LOUISVILLE, Ky. (WDRB) – The construction firm that built the KFC Yum! Center failed to follow Kentucky procurement law when it awarded an excavation contract on the project nearly a decade ago, a judge has ruled in a civil lawsuit.

Franklin Circuit Judge Phillip J. Shepherd determined that M.A. Mortenson Co. likely told one of two companies vying for a subcontract to change its bid to create the “misleading appearance” of a cheaper proposal.

Minnesota-based Mortenson then recommended that arena officials choose the company – Veit, also a Minnesota firm – over Louisville’s RAM Engineering & Construction, even though that decision ultimately led to higher costs to the arena project, Shepherd wrote.

He concluded that RAM was the lowest bidder “under every scenario.”

“In reality, accepting the Veit proposal resulted in substantial additional cost to the project, and the cost of the change order for Veit to perform this work could have been avoided if the RAM bid had been accepted,” Shepherd said in his June 30 ruling.
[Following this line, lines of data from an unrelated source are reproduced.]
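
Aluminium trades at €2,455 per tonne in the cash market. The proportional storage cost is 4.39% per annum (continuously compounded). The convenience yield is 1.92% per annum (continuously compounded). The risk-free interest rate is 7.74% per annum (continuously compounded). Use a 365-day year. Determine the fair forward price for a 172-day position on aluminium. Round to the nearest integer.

€2,576 per tonne

Net carry = r + u − y = 0.0774 + 0.0439 − 0.0192 = 0.1021
F = S·e^((r+u−y)T) = 2455 · e^(0.1021 × 172/365) = 2455 · e^0.048113
= 2455 × 1.049289 = €2,576 per tonne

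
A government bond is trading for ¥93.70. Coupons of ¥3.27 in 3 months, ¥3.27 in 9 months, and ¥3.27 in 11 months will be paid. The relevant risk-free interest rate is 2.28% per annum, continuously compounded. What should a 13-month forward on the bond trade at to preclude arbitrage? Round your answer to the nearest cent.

¥86.13

PV(coupons) I = 3.27·e^(−0.0228·3/12) + 3.27·e^(−0.0228·9/12) + 3.27·e^(−0.0228·11/12)
I = 3.2514 + 3.2146 + 3.2024 = 9.6684
F = (S − I)·e^(rT) = (93.70 − 9.6684) · e^(0.0228·13/12)
= 84.0316 · e^0.024700 = 84.0316 × 1.025008 = ¥86.13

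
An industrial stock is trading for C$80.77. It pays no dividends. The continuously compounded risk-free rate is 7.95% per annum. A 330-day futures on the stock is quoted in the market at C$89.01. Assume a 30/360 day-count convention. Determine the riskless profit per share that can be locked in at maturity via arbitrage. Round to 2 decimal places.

C$2.13 per share

Fair futures: F* = S·e^(carry·T), with carry = r = 0.0795
F* = 80.77 · e^(0.0795 × 330/360) = 80.77 · e^0.072875 = 80.77 × 1.075596 = C$86.8759
Market C$89.01 > fair C$86.8759: forward overpriced → cash-and-carry (buy spot, short the forward).
At maturity, profit = |F_mkt − F*| = |89.01 − 86.8759| = C$2.13 per share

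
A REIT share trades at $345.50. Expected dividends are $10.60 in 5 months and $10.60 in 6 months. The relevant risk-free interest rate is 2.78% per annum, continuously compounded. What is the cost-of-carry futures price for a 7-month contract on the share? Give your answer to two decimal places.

$329.87

PV(dividends) I = 10.60·e^(−0.0278·5/12) + 10.60·e^(−0.0278·6/12)
I = 10.4779 + 10.4537 = 20.9316
F = (S − I)·e^(rT) = (345.50 − 20.9316) · e^(0.0278·7/12)
= 324.5684 · e^0.016217 = 324.5684 × 1.016349 = $329.87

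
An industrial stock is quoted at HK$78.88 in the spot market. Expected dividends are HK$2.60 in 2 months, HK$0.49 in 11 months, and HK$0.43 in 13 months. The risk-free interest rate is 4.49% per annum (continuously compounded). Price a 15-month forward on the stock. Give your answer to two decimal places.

PV(dividends) I = 2.60·e^(−0.0449·2/12) + 0.49·e^(−0.0449·11/12) + 0.43·e^(−0.0449·13/12)
I = 2.5806 + 0.4702 + 0.4096 = 3.4604
F = (S − I)·e^(rT) = (78.88 − 3.4604) · e^(0.0449·15/12)
= 75.4196 · e^0.056125 = 75.4196 × 1.057730 = HK$79.77

HK$79.77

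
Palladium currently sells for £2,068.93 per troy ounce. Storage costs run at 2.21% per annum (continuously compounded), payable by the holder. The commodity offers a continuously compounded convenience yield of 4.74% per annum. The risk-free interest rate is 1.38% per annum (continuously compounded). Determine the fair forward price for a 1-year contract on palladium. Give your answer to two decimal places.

£2,045.27 per troy ounce

Net carry = r + u − y = 0.0138 + 0.0221 − 0.0474 = -0.0115
F = S·e^((r+u−y)T) = 2068.93 · e^(-0.0115 × 1) = 2068.93 · e^-0.01150000
= 2068.93 × 0.98856587 = £2,045.27 per troy ounce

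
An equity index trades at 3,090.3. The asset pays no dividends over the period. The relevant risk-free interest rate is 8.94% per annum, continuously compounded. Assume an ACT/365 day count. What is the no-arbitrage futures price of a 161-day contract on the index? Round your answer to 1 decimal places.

3,214.6

F = S·e^(rT) = 3090.3 · e^(0.0894 × 161/365)
= 3090.3 · e^0.039434 = 3090.3 × 1.040222
F = 3,214.6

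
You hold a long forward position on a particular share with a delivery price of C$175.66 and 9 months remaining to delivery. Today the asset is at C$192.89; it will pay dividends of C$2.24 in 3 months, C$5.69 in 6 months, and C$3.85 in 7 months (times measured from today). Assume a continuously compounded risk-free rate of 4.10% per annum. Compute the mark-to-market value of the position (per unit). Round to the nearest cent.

C$11.00

PV(remaining dividends) I = 2.24·e^(−0.0410·3/12) + 5.69·e^(−0.0410·6/12) + 3.85·e^(−0.0410·7/12) = 11.5507
Current forward F = (S − I)·e^(rT) = (192.89 − 11.5507)·e^(0.0410·9/12) = 181.3393 × 1.031228 = 187.0022
Value (long) = (F − K)·e^(−rT) = (187.0022 − 175.66) × 0.969718 = 10.9987
Value = C$11.00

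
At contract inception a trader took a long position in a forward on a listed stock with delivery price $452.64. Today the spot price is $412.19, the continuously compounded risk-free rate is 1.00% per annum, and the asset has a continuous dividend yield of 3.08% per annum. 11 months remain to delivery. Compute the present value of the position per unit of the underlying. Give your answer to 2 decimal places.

Current fair forward for the remaining 11 months: F = S·e^((r − q)·T), (r − q) = 0.0100 − 0.0308 = -0.0208
F = 412.19 · e^(-0.0208 × 11/12) = 412.19 × 0.981114 = 404.4054
Value of long forward = (F − K)·e^(−rT) = (404.4054 − 452.64) · e^(−0.0100·11/12)
= -48.2346 × 0.990875 = -47.79

-$47.79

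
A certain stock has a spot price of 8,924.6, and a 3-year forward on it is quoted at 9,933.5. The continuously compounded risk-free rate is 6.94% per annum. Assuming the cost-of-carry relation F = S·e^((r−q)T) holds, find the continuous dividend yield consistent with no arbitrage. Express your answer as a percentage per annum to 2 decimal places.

From F = S·e^((r−q)T): (r − q) = ln(F/S)/T
ln(9933.5/8924.6) = ln(1.113047) = 0.107101
(r − q) = 0.107101 / (3) = 0.035700
q = r − ln(F/S)/T = 0.0694 − 0.035700 = 0.033700
q = 3.37%

3.37%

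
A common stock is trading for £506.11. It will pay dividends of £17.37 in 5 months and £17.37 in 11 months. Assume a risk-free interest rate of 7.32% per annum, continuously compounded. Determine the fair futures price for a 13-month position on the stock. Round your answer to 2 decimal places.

PV(dividends) I = 17.37·e^(−0.0732·5/12) + 17.37·e^(−0.0732·11/12)
I = 16.8482 + 16.2427 = 33.0909
F = (S − I)·e^(rT) = (506.11 − 33.0909) · e^(0.0732·13/12)
= 473.0191 · e^0.079300 = 473.0191 × 1.082529 = £512.06

£512.06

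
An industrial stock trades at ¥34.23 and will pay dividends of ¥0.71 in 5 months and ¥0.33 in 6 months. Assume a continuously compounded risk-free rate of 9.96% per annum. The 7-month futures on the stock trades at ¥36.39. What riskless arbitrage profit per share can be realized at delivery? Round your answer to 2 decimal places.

PV(dividends) I = 0.71·e^(−0.0996·5/12) + 0.33·e^(−0.0996·6/12) = 0.9951
Fair futures F* = (S − I)·e^(rT) = (34.23 − 0.9951)·e^0.058100 = 33.2349 × 1.059821 = 35.2230
Market ¥36.39 > fair 35.2230: forward overpriced → cash-and-carry (borrow at r, buy the stock and collect the dividends, short the forward).
Profit at T = |F_mkt − F*| = |36.39 − 35.2230| = ¥1.17 per share

¥1.17 per share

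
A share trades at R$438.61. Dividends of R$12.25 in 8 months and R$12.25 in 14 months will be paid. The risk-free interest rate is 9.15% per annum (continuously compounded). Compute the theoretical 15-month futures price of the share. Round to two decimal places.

R$466.49

PV(dividends) I = 12.25·e^(−0.0915·8/12) + 12.25·e^(−0.0915·14/12)
I = 11.5251 + 11.0097 = 22.5348
F = (S − I)·e^(rT) = (438.61 − 22.5348) · e^(0.0915·15/12)
= 416.0752 · e^0.114375 = 416.0752 × 1.121172 = R$466.49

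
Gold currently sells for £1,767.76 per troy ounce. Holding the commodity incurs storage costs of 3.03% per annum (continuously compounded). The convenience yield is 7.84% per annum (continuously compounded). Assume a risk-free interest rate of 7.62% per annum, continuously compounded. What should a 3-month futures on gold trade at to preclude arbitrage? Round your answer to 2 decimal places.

£1,780.22 per troy ounce

Net carry = r + u − y = 0.0762 + 0.0303 − 0.0784 = 0.0281
F = S·e^((r+u−y)T) = 1767.76 · e^(0.0281 × 3/12) = 1767.76 · e^0.00702500
= 1767.76 × 1.00704973 = £1,780.22 per troy ounce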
He has sent the case to mediation, where the sides would determine any damages. Typically, a case would head to trial if mediation fails.

RAM sued Mortenson and arena and state officials in 2008. Shepherd’s order sheds new light on how Mortenson apparently chose not to inform the arena authority about the differences in how it negotiated with Veit and RAM.

According to Shepherd's ruling, Mortenson officials did not tell the Louisville Arena Authority or its former chairman, Jim Host, that they had allowed Veit to submit a 1 percent discount to its bid without giving RAM the same opportunity.  

The discount lowered Veit’s bid to $4.48 million, or about $16,240 less than RAM’s proposal, but Veit did not include the cost of an earth-retention system that was required for the project, court documents show.

An internal email from a Mortenson executive referred to the discount as “the icing on the cake,” court documents show.   

“It appears to the Court that Veit’s cake was being baked to the specifications of Mortenson in order to ensure that its numbers would appear to be slightly lower than the final proposal of RAM which Mortenson already had in hand,” Shepherd wrote.

A Mortenson spokesman did not respond to a request for comment left Monday morning.

Bruce Stigger, an attorney for RAM, declined to comment.

The Finance and Administration Cabinet, one of the defendants in the lawsuit, is reviewing the ruling and considering its options, spokeswoman Pamela Trautner said.

At its meeting Monday morning, the Louisville Arena Authority held a closed executive session to discuss litigation. While arena officials did not disclose the contents of the session, the authority’s only active lawsuit is the RAM case.

Reached Monday afternoon, chairman Scott C. Cox said the arena board is still analyzing Shepherd’s opinion, “but we are pleased that he did not find that the arena authority had done anything inappropriate.”

Arena officials selected Mortenson to be its “construction manager-at-risk,” a method in which the company ensured the project’s maximum price and took responsibility for any cost overruns. It was a fairly new type of construction oversight allowed in Kentucky when the arena was being planned.

At the time, the arena board and the Finance Cabinet believed that only the Mortenson contract needed to be competitively bid. Mortenson then negotiated the other, smaller subcontracts.

But Shepherd ruled that the Finance Cabinet erred when it determined that competitive sealed bidding didn’t apply to the contracts sought by RAM and Veit on the arena project because the maximum price had yet to be set.

Even so, he ruled that Mortenson violated the state’s procurement code, which requires “good faith, fair dealing and the use of commercially reasonable practices.”